Why does data_at_conflict require identical shares?

Question

I'm trying to prove a contradiction from two aliased pointers

...
  * data_at sha (tarray tulong 5) (map (fun x : Z => Vlong (Int64.repr x)) arra) a
  * data_at shb (tarray tulong 5) (map (fun x : Z => Vlong (Int64.repr x)) arrb) b
|-- !! (a <> b)

I've tried

destruct (Val.eq a b) as [->|Hneq];[|entailer!].
data_at_conflict b.

However, the data_at_conflict b tactic doesn't work, yielding the error

Unable to unify "shb" with "sha".

Why do the shares need to be unified to prove that alaised pointer to separated blocks is a contradiction?

Or am I misunderstanding how shares work? Normally I just assign each read-only pointer its own individual readable_share. Are disjoint shares to the same memory block considered separated?

As to why I'm doing this, the function I'm using has a const and restrict parameter and I was trying to capture that notion in its specification. Should I be using identical shares when writing the specification of functions that use restrict?

Answer 1

Perhaps these lemmas will be useful. In fact, perhaps useful enough we should add them to VST.

Lemma data_at_conflict_glb: forall {cs: compspecs} sh1 sh2 t v v' p,
  sepalg.nonidentity (Share.glb sh1 sh2) ->
  0 < sizeof t ->
  data_at sh1 t v p * data_at sh2 t v' p |-- FF.
Proof.
  intros.
  pose (sh := Share.glb sh1 sh2).
  assert (sepalg.join sh (Share.glb sh1 (Share.comp sh)) sh1). {
    hnf. 
    rewrite (Share.glb_commute sh1), <- Share.glb_assoc, Share.comp2.
     rewrite Share.glb_commute, Share.glb_bot.
     split; auto. 
     rewrite Share.distrib2, Share.comp1.
      rewrite Share.glb_commute, Share.glb_top.
      unfold sh. rewrite Share.lub_commute, Share.lub_absorb. auto.
   }
  assert (sepalg.join sh (Share.glb sh2 (Share.comp sh)) sh2). {
    hnf. rewrite (Share.glb_commute sh2), <- Share.glb_assoc, Share.comp2.
     rewrite Share.glb_commute, Share.glb_bot.
     split; auto. 
     rewrite Share.distrib2, Share.comp1.
      rewrite Share.glb_commute, Share.glb_top.
      unfold sh. rewrite Share.glb_commute.
     rewrite Share.lub_commute, Share.lub_absorb. auto.
   }
   rewrite <- (data_at_share_join _ _ _ _ _ _ H1).
   rewrite <- (data_at_share_join _ _ _ _ _ _ H2).
    sep_apply data_at_conflict; auto.
   entailer!.
Qed.

Lemma glb_Ews_Ers: sepalg.nonidentity (Share.glb Ews Ers).
Proof.
  unfold Ews, Ers.
  rewrite <- Share.distrib2.
  intro. apply identity_share_bot in H.
  apply lub_bot_e in H. destruct H as [? _].
  apply nonidentity_extern_retainer.
  rewrite H; apply bot_identity.
Qed.


Goal forall {cs: compspecs} v v' p,
   data_at Ews tint v p * data_at Ers tint v' p |-- FF.
Proof.
  intros.
  apply data_at_conflict_glb.
  apply glb_Ews_Ers.
  reflexivity.
Qed.

Answer 2

To add to the above answer, yes disjoint shares to the same pointer of memory are considered separated.
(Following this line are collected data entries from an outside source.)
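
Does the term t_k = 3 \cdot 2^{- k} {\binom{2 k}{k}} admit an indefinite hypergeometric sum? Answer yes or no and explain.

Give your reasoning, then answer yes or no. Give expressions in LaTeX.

No. Not Gosper-summable.

The ratio is (2*k + 1)/(k + 1).
A = 2*k + 1, B = k + 1, C = 1.
Solve (2*k + 1)·f(k+1) − (k)·f(k) = 1.
Bound: deg f ≤ -1.
Negative degree bound (-1): no f exists, t_k not Gosper-summable.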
For example, one can split a readable share into two disjoint shares using slice.split_readable_share, and use the result with data_at_share_join to split a pointer with the original share into two separated pointers to the same block of memory with two disjoint readable shares.

As suggested in the question, one way to ensure two pointers with readable shares cannot alias is to require that the two shares have identical shares. However, a somewhat more general condition is instead to add a precondition nonempty_share (Share.glb sh1 sh2). Then you can use the data_at_conflict_glb lemma in the answer above to get a contradiction if the pointers do alias.

Note: nonempty_share sh and sepalg.nonidentity sh are (definitionally) the same.